Numerical Computation
What is Numerical Computation?
Numerical computation is a branch of mathematics dedicated to solving problems through computational algorithms.
What is it used for?
Numerical computation helps us find approximate solutions to complex problems that are difficult or even impossible to tackle with traditional mathematical analysis.
The slight loss in precision is often outweighed by the speed of calculation.
This approach is especially useful in engineering and scientific fields.
Note: Numerical computation is frequently used to solve systems of linear equations, in linear programming to minimize a function with specific constraints, for optimizing functions of multiple variables, and in differential calculus (integrals, derivatives, differential equations).
Difference between Numerical Computation and Numerical Analysis
While sometimes used interchangeably, numerical computation and numerical analysis have distinct meanings.
- Numerical computation focuses on creating algorithms for solving problems in continuous mathematics (e.g., finding an approximate solution to a definite integral or a differential equation).
- Numerical analysis dives deeper into the mathematical study of these algorithms, evaluating their properties and behavior.
A Practical Example
Below are some real-world applications of numerical computation:
Example 1
Many differential equations are too complex to solve directly.
Numerical computation provides an approximate solution, which is useful when a small margin of error is acceptable.
Example 2
Numerical computation can also estimate the area of a shape without needing to calculate the exact integral.
Discretizing Continuous Problems
Numerical computation often involves discretizing a continuous problem, which means building a discrete model to represent a real-world phenomenon in a finite numerical space.

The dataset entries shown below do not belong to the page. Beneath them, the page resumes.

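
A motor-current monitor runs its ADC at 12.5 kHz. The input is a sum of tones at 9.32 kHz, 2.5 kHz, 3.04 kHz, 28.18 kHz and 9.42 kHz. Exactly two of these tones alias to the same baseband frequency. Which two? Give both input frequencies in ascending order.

fs/2 = 6.25 kHz.
9.32 kHz > fs/2 = 6.25 kHz, folds to fs − 9.32 kHz = 3.18 kHz.
2.5 kHz ≤ fs/2 = 6.25 kHz, passes unchanged.
3.04 kHz ≤ fs/2 = 6.25 kHz, passes unchanged.
28.18 kHz mod fs = 3.18 kHz.
3.18 kHz ≤ fs/2 = 6.25 kHz, appears at 3.18 kHz.
9.42 kHz > fs/2 = 6.25 kHz, folds to fs − 9.42 kHz = 3.08 kHz.
9.32 kHz and 28.18 kHz both map to 3.18 kHz.

9.32 kHz, 28.18 kHz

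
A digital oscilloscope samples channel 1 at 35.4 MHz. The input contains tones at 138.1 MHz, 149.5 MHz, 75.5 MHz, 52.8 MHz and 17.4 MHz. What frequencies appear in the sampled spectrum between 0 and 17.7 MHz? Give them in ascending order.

fs/2 = 17.7 MHz.
138.1 MHz mod fs = 31.9 MHz.
31.9 MHz > fs/2 = 17.7 MHz, folds to fs − 31.9 MHz = 3.5 MHz.
149.5 MHz mod fs = 7.9 MHz.
7.9 MHz ≤ fs/2 = 17.7 MHz, appears at 7.9 MHz.
75.5 MHz mod fs = 4.7 MHz.
4.7 MHz ≤ fs/2 = 17.7 MHz, appears at 4.7 MHz.
52.8 MHz mod fs = 17.4 MHz.
17.4 MHz ≤ fs/2 = 17.7 MHz, appears at 17.4 MHz.
17.4 MHz ≤ fs/2 = 17.7 MHz, passes unchanged.
Distinct values: {3.5 MHz, 4.7 MHz, 7.9 MHz, 17.4 MHz}.

3.5 MHz, 4.7 MHz, 7.9 MHz, 17.4 MHz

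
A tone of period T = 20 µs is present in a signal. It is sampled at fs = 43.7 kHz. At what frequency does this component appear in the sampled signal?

6.3 kHz

T = 20 µs → f = 1/T = 50 kHz.
50 kHz mod fs = 6.3 kHz.
6.3 kHz ≤ fs/2 = 21.85 kHz, appears at 6.3 kHz.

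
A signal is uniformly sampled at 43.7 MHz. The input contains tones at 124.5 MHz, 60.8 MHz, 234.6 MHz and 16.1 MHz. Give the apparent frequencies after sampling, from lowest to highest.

fs/2 = 21.85 MHz.
124.5 MHz mod fs = 37.1 MHz.
37.1 MHz > fs/2 = 21.85 MHz, folds to fs − 37.1 MHz = 6.6 MHz.
60.8 MHz mod fs = 17.1 MHz.
17.1 MHz ≤ fs/2 = 21.85 MHz, appears at 17.1 MHz.
234.6 MHz mod fs = 16.1 MHz.
16.1 MHz ≤ fs/2 = 21.85 MHz, appears at 16.1 MHz.
16.1 MHz ≤ fs/2 = 21.85 MHz, passes unchanged.
Distinct values: {6.6 MHz, 16.1 MHz, 17.1 MHz}.

6.6 MHz, 16.1 MHz, 17.1 MHz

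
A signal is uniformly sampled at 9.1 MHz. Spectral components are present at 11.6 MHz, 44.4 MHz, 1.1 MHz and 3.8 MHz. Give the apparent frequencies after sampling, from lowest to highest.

1.1 MHz, 2.5 MHz, 3.8 MHz

fs/2 = 4.55 MHz.
11.6 MHz mod fs = 2.5 MHz.
2.5 MHz ≤ fs/2 = 4.55 MHz, appears at 2.5 MHz.
44.4 MHz mod fs = 8 MHz.
8 MHz > fs/2 = 4.55 MHz, folds to fs − 8 MHz = 1.1 MHz.
1.1 MHz ≤ fs/2 = 4.55 MHz, passes unchanged.
3.8 MHz ≤ fs/2 = 4.55 MHz, passes unchanged.
Distinct values: {1.1 MHz, 2.5 MHz, 3.8 MHz}.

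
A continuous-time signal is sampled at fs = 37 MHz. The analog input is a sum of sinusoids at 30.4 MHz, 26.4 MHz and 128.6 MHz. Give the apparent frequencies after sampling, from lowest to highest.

fs/2 = 18.5 MHz.
30.4 MHz > fs/2 = 18.5 MHz, folds to fs − 30.4 MHz = 6.6 MHz.
26.4 MHz > fs/2 = 18.5 MHz, folds to fs − 26.4 MHz = 10.6 MHz.
128.6 MHz mod fs = 17.6 MHz.
17.6 MHz ≤ fs/2 = 18.5 MHz, appears at 17.6 MHz.
Distinct values: {6.6 MHz, 10.6 MHz, 17.6 MHz}.

6.6 MHz, 10.6 MHz, 17.6 MHz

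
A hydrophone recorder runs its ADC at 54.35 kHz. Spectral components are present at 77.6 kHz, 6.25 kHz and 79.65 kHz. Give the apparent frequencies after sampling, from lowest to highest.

fs/2 = 27.175 kHz.
77.6 kHz mod fs = 23.25 kHz.
23.25 kHz ≤ fs/2 = 27.175 kHz, appears at 23.25 kHz.
6.25 kHz ≤ fs/2 = 27.175 kHz, passes unchanged.
79.65 kHz mod fs = 25.3 kHz.
25.3 kHz ≤ fs/2 = 27.175 kHz, appears at 25.3 kHz.
Distinct values: {6.25 kHz, 23.25 kHz, 25.3 kHz}.

6.25 kHz, 23.25 kHz, 25.3 kHz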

Many real-world situations can be represented by a mathematical model.
A mathematical model consists of variables, constraints, functional relationships, and parameters that define the problem.
A mathematical model is reliable if it is:
- well-posed
yielding unique, stable solutions that vary smoothly with changes in input. For example, under consistent conditions, the model produces consistent results. - well-conditioned
meaning that small changes in input data lead to small changes in output. For instance, minor data rounding won’t significantly affect the model’s results.
However, mathematical models often approach the problem in continuous mathematics, which can make solution-finding computationally demanding.
To overcome this, we can rewrite the model in discrete form using non-continuous numerical values.
This discrete model (or numerical model) yields an approximate solution but usually requires less computational time.
Note: Existence, uniqueness, and stability conditions are met in the discrete model too. The discrete model remains well-posed and well-conditioned like the continuous model. However, it’s only useful if the approximate solution falls within an acceptable error margin.
Methods in Numerical Computation
There are two main approaches to numerical computation:
- Direct methods
These use algorithms to reach a solution in a predetermined number of steps, like the Sieve of Eratosthenes. - Iterative methods
These involve successive approximations that converge on a final solution, such as estimating a function’s integral using the rectangle method.
The Sieve of Eratosthenes
The Sieve of Eratosthenes is an algorithm for finding all prime numbers between 1 and N.
How does it work?
The algorithm lists all natural numbers from 1 to N.
$$ 1 \ , \ 2 \ , \ 3 \ , \ 4 \ , \ 5 \ , \ 6 \ , \ 7 \ , \ 8 \ , \ 9 \ , \ ... \ , \ N $$
Then, it removes any numbers that aren’t prime.
Each number is checked individually and divided by all previous numbers.
- If the number is divisible by any number other than 1, it is removed from the list.
Example: The algorithm checks number 6. Dividing it by 2 leaves no remainder, so it’s removed from the list. The next number (7) is then analyzed.
- If the number is divisible only by one, it remains on the list, and the algorithm moves to the next number.
Example: The algorithm checks number 5. Dividing it by 2 leaves a remainder of 1, and division by 3 and 4 also results in remainders. Since 5 isn’t divisible by any other numbers except 1, it’s considered prime.
At the end of this process, only prime numbers from 1 to N remain in the list.
$$ 1 \ , \ 2 \ , \ 3 \ , \ 5 \ , \ 7 \ , \ ... \ , \ N $$
The Rectangle Method for Calculating a Definite Integral
The rectangle method approximates the definite integral of a function.
How does it work?
We consider the function over a defined interval (a,b).
![continuous function over the closed interval [a,b]](/data/andreaminininet/numerical-computation-amnet-2024-1.gif)
The interval (a,b) is then split into n smaller segments of equal length.
This creates a partition over the interval.
For each segment in this partition, the height is determined from one of the endpoints, as the perpendicular segment connecting the x-axis to the function’s graph.
The length of the segment (base) is multiplied by the height to find each rectangle’s area.
We then move on to the next segment.
The total area of all rectangles approximates the value of the definite integral over (a,b).
This approximation is a lower estimate since we calculated the height from the left endpoint of each interval.
Note: Using the right endpoint instead would yield an upper estimate of the definite integral.
The accuracy of the approximation improves as the segments become smaller and more numerous.
And so forth.